As you can see, there are only 4 possible distribution patterns. In 3 of these patterns, there are 2 digits that travel together, while the 3rd digit travels in the opposite direction. This is what we call a braid. One of the patterns shows that all 3 digits travel in the same direction. We call this a rope. Braids are much more frequent than ropes, but if you like to see some, take a look at the canonical grid.

It is impossible for braids and ropes to mix in a single chute. So, when we discover a singe rope in a chute, all 9 digits must follow a rope pattern.


The next diagram shows the 6 ways to place a single digit in a chute. In Braiding Analysis we call these the strands. There is always a diagonal distribution pattern, which may wrap around.

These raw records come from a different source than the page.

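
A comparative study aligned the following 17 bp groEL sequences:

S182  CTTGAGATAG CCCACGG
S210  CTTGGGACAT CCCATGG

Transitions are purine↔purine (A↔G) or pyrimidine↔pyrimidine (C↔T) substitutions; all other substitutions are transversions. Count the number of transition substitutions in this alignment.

The sequences differ at positions 5 (A/G, transition), 8 (T/C, transition), 10 (G/T, transversion), 15 (C/T, transition).
Of the 4 differences, 3 transitions and 1 transversion, so the answer is 3.

3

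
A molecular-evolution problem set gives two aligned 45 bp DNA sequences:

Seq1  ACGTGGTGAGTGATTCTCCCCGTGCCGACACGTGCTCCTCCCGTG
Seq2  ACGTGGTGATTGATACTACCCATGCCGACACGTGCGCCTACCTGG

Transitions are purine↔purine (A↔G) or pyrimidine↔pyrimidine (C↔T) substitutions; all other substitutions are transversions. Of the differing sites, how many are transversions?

Mismatches occur at site 10 (G/T, transversion), site 15 (T/A, transversion), site 18 (C/A, transversion), site 22 (G/A, transition), site 36 (T/G, transversion), site 40 (C/A, transversion), site 43 (G/T, transversion), site 44 (T/G, transversion).
Of the 8 differences, 1 transition and 7 transversions, so the answer is 7.

7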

The identifiers are formed by the starting position and the traveling direction. N represents a downward direction and Z the upward direction. On the right, a merged diagram shows to which 2 strands each intersection belongs.

Repeating Rules

As we have seen, digits only have limited ways to be organized in a chute. From these limitations, we can deduce a number of rules concerning repeating pairs.

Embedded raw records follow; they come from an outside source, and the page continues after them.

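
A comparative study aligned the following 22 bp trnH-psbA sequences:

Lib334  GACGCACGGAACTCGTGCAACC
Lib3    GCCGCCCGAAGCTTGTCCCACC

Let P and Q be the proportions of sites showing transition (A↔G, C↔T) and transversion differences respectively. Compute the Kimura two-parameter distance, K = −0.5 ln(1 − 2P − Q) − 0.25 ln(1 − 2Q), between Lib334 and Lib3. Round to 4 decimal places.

0.4161

The sequences differ at positions 2 (A/C, transversion), 6 (A/C, transversion), 9 (G/A, transition), 11 (A/G, transition), 14 (C/T, transition), 17 (G/C, transversion), 19 (A/C, transversion).
Of the 7 differences, 3 transitions and 4 transversions over 22 sites: P = 3/22 = 0.136364, Q = 4/22 = 0.181818.
d = −0.5·ln(0.545454) − 0.25·ln(0.636364) = −0.5·(-0.606137) − 0.25·(-0.451985) = 0.4161.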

  • A pair of digits in one of the intersections in a chute can only appear in 0 or 2 other intersections in that chute.
This rule is the direct result of the way digits are distributed in a chute. A pair will either repeat in all boxes of a chute or not at all.
  • A pair of digits present in a boxrow can only appear in 0 or 1 boxcol in the tower that contains it.
  • A pair of digits present in a boxcol can only appear in 0 or 1 boxrow in the floor that contains it.
These rules are based on the fact that within a single box, a certain pair can only exist in a boxrow or a boxcol, but not in both. The crossing chute will have at least one intersection without that pair. Because there cannot be 2 pairs of the same digits in a chute, there can only be one or none at all.
  • A pair of digits which repeats in a floor can only appear in 0 or 1 boxcol in each tower.
  • A pair of digits which repeats in a tower can only appear in 0 or 1 boxrow in each floor.
A direct extension of the previous rules.

Candidate Mapping

To enable us to analyze the strands, we must first map the candidates to those strands. This is a process that takes 2 steps. Here is a candidate grid that we will use as an example:

Click this image for a pasteable format

Step 1 - Candidates per intersection

In the first step, we collect all candidates which are present in each intersection. You need to do this twice. Once for the boxrows and once for the boxcols.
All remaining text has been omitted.